Literacy Outcomes of Community Intervention
Storytellers Foundation
Hazelton, BC
Activities
August - December 2008
Tool Development
Objective
Develop tools to measure and track informal learning that happens in a community setting. We intend to use these tools with learners, practitioners and funders to better capture significant learning within our programming.
- Gathered and reviewed existing literacy measurement tools (including Benchmarks, those created by BC literacy practitioners through From the Ground Up project, and tools used by Storytellers Foundation).
- Decided that no one tool captured what outcomes we want to measure. Chose ideas from existing tools to incorporate into our tool.
- Created a rubric to break down and describe the outcomes we want to measure (4 drafts of rubric created)
- Created 2 drafts of a tool for learners (to accompany the rubric). This is a fun, hands-on user-friendly tool.
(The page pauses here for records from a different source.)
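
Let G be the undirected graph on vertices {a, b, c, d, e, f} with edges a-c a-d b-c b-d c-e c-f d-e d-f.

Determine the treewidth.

2

A width-2 tree decomposition is:
Bags: B1 = {a, c, d}  B2 = {c, d, e}  B3 = {c, d, f}  B4 = {b, c, d}
Tree: B1–B2, B2–B3, B3–B4
The largest bag has 3 vertices, giving width 2; this decomposition certifies tw(G) ≤ 2. Since a–c–e–d–a is a cycle in G, G is not acyclic. Forests are exactly the graphs of treewidth ≤ 1, so tw(G) ≥ 2. Combining the bounds, tw(G) = 2.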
- Created 1 draft tracking tool for gathering data from learners.
- Solicited feedback/edits from the team throughout these activities.
Write Discussion Paper
Objective
The discussion paper will help us to collectively articulate the learning outcomes in a community setting that we want to measure in the project. We will develop the paper together to identify what we already know and to identify hunches that we want to test through the research.
The paper will help us articulate:
What are people learning (in community settings)?
What is the advantage of this learning? How can we tell?
- Developed 4 drafts of the background discussion paper (to articulate learning outcomes we want to measure, to outline the research problem, and to give context to the project).
- Met as a team to edit and respond to drafts.
ExamineTeam Learning
Objective
We are researching the tool development and testing process so that, as a team we will learn more about the tensions, challenges and opportunities in trying to capture and measure informal learning. As we refine, develop and test measurement tools, we are interested in also capturing our learning as practitioners.
- Met 11 times as a project team (through teleconferencing, face-to-face meetings in Hazelton with part of the team and one face-to-face meeting in Vancouver)
- Documented meeting by taking minutes and sharing them with all involved.
- Defined our research problem and question.
- Planned data collection methodology.
- Started to collect data (by recording team learning from tool development process to date).
- Kept track of team learning and challenges during the tool development process.